Research in North America has confirmed that citronella oil is effective and the oil is registered as an insect repellant in the US. Studies in the EU failed to validate its effectiveness and they have banned the product as an insecticide.We must conclude from this that “we don’t know if it works”, but if Europe can’t find any evidence that citronella oil works, I tend to be skeptical.
If it does work, it does need to be applied frequently – at least every hour.
Citronella oil is a natural product – a good ‘organic product’. Keep in mind that it is also 2 times more deadly than Roundup. Both products are relatively safe, but it is important to understand that this organic solution does have a risk. How toxic is citronella oil? One way to measure toxicity is to measure the LD 50, in this case, the LD 50 on rabbit skin. It turns out citronella oil has a value (4700 mg/Kg) and DEET is (4280 mg/Kg). Both have similar toxicities and both are very safe.
What About Citronella Candles – Do They Keep Mosquitoes Away?
This is a myth. The amount of oil in candles is extremely small and citronella candles don’t work any better than regular candles – neither works well.
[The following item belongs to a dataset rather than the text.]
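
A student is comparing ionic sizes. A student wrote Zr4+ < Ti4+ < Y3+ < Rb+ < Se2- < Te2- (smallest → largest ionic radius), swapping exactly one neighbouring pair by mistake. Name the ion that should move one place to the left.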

Correction: The above statement was the initial entry in the post. It is not quite correct. Work at the University of Guelph tested citronella candles. In a 5 minute period subjects received 6, 8, and 11 bites for citronella candles, regular candles, and no candles, respectively. Citronella candles were marginally better than regular candles and reduced bites by half compared to using nothing. So they work, a bit, but I don’t consider 1 bite a minute as satisfactory. Deet is much more effective.
Fragrant Plants and Mosquitoes
There are lots claims that fragrant plants such as catnip, citronella grass, beebalm, marigolds, lemon balm, lavender, geraniums, thyme, wormwood, rosemary and various mints, repel mosquitoes in the garden.
What Did the Voyageurs Do About Mosquitoes?
The voyageurs were responsible for exploring much of North America for the white man. They traveled through the wilderness with few comforts of home. A million black flies and mosquitoes and no DEET! Just think about that. What did they use? One source, The Voyageurs, suggests that the best repellant was a mixture of bear grease and skunk urine. I guess that after collecting the skunk urine you smelled so bad that even the bugs stayed away. Another source suggests that spruce bows tied around the neck are of some help. I have spent a lot of time in the wilderness and have tried the spruce boughs – I’ll stick to DEET.